Cesar Rodriguez: It were. There were a lot of presentations on bispecifics. The most common, obviously, BCMA targeted bispecifics. There were four different presentations. Teclistamab, which is I think the one that’s most advanced, presented data on single agent with weekly and every other week dosing Sub-Q and IV. Their overall response rates are very promising, 65% overall response rates, 77% of these patients were triple refractory. And the degree of CRS, even though we see it in two thirds of the patients, it’s just grade one and two, which is relatively manageable.

The other agents that were BCMA were Regeneron 5458, they also had overall response rates around the same line. 73% with all of the patients who were in this study, were triple-class refractory. CRS were 38%, they did different step of dosing for this clinical trial. Erlotinib was another BCMA. This was a weekly Sub-Q dosing. And overall response rates for this was 70%. 80% of the patients, that’s CRS, also just grade one and two, there were no —

And then teneobio, TNB-383b or I think now it’s called AbbVie-383b. It is unique in its class because it’s once every three weeks unlike the other agents that are weekly or every other week. And the response rates were also very impressive at that therapeutic doses of 40 to 60 milligrams. But, 60% overall response rates and very low CRS with negligible grade three and four CRS. So all of these are very good. We are obviously not seeing a flattening of the curve, so what trying to play with it and combining with other agents? So they did present teclistamab in combination with daratumumab, showing an overall response rate of 78%, which is slightly improved over single agent. And there’s an ongoing study with daratumumab and pomalidomide, which hopefully we’ll hear data in the near future.

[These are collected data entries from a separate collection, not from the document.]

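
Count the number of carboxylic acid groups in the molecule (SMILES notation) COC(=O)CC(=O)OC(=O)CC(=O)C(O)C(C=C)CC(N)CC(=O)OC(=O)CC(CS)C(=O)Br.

Working along the chain:
  CH3OOC: CH3O–C(=O)–: carbonyl C bonded to C and to –OCH3 → ester (not ketone + ether).
  CH2CO-O-COCH2: two acyl groups sharing one oxygen, –C(=O)–O–C(=O)– → anhydride.
  CO: –C(=O)– with carbon on both sides → ketone.
  CH(OH): –OH on an sp³ carbon → alcohol (secondary).
  CH(CH=CH2): pendant –CH=CH2: C=C double bond → alkene.
  CH(NH2): –NH2 on an sp³ carbon with no adjacent C=O → amine.
  CH2CO-O-COCH2: two acyl groups sharing one oxygen, –C(=O)–O–C(=O)– → anhydride.
  CH(CH2SH): pendant –CH2SH → thiol.
  COBr: –C(=O)Br: carbonyl C bonded to C and to a halogen → acyl halide (not alkyl halide).
No segment is a carboxylic acid: CH3OOC is ester, not carboxylic acid; CH2CO-O-COCH2 is anhydride, not carboxylic acid; CH(OH) is alcohol, not carboxylic acid. → 0.

0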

But erlotinib was another agent that was combined with EMITs only for patients in each arm, but they combine it with lenalidomide for patients and for patients with pomalidomide. I don’t have response rates on that because it’s such a small population, but it just shows us that we’re starting to see combination therapy and see if this improves response without actually worsening or increasing toxicity. And then non-BCMA targets is the other thing, or how can we do something a little bit different. So there’s the GPRC5D, talquetamab, which was presented, which also showed very interesting results and very good overall response rates as well, as it showed for people who were—77% of the patients were triple-class refractory, and 70% overall response rate was very good. And out of these patients, out of 95 patients, 30% of the patients had prior BCMA exposure, which is pretty good, and also shows how sequencing could be an option.

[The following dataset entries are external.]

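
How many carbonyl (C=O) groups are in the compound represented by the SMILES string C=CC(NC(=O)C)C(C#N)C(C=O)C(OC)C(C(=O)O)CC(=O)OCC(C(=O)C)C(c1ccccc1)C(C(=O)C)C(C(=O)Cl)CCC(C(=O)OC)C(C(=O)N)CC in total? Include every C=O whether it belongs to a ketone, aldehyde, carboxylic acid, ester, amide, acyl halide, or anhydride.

CH(NHCOCH3): amide, 1 C=O (running total 1).
CH(CHO): aldehyde, 1 C=O (running total 2).
CH(COOH): carboxylic acid, 1 C=O (running total 3).
CH2COOCH2: ester, 1 C=O (running total 4).
CH(COCH3): ketone, 1 C=O (running total 5).
CH(COCH3): ketone, 1 C=O (running total 6).
CH(COCl): acyl halide, 1 C=O (running total 7).
CH(COOCH3): ester, 1 C=O (running total 8).
CH(CONH2): amide, 1 C=O (running total 9).

9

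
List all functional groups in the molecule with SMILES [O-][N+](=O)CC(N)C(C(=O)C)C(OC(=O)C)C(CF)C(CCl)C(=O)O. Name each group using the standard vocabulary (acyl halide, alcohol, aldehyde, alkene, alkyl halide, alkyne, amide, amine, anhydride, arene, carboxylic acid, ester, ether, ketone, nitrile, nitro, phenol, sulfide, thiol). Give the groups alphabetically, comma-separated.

alkyl halide, amine, carboxylic acid, ester, ketone, nitro

–NO2 on carbon → nitro group.
–NH2 on an sp³ carbon with no adjacent C=O → amine.
pendant –COCH3: carbonyl C bonded to two carbons → ketone.
pendant –OC(=O)CH3: an acyloxy group → ester.
pendant –CH2X: halogen on sp³ carbon → alkyl halide.
pendant –CH2X: halogen on sp³ carbon → alkyl halide.
–COOH: carbonyl C bonded to –OH and C → carboxylic acid (the –OH is not a separate alcohol).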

In combination with their daratumumab was also presented with 80% overall response rates. Anti-FcRH5, cevostamab was also presented, and they had an overall response rate of 37. Out of 160 patients that they had, 33% were prior BCMA exposure. And of those patients, 44% had an overall response rate. So we are seeing responses with our subsidy rates varying between different target modality, but CRS levels are very manageable with all of the bispecifics. And now we’re starting to see trispecifics where we might be targeting BCMA, but we’re trying to find a third target to try to either increase the half-life of the agent. So one of the presentations included trispecific with BCMA and CD3, and also targeting albumin, so they combined albumin to keep a longer half-life, and hopefully we won’t have to be dosing as frequently. So it’s interesting what we’re seeing going forward. Hopefully, we’ll be seeing more trispecifics at our next ASH.

Saad Usmani: Yeah, I think we are probably going to have more sessions on these bispecifics and combinations. I think I was impressed with the dara combinations with teclistamab, particularly because more than half of those patients were actually dara refractory. So I think that immunomodulatory function of dara was kicking in, in combination with the bispecific there.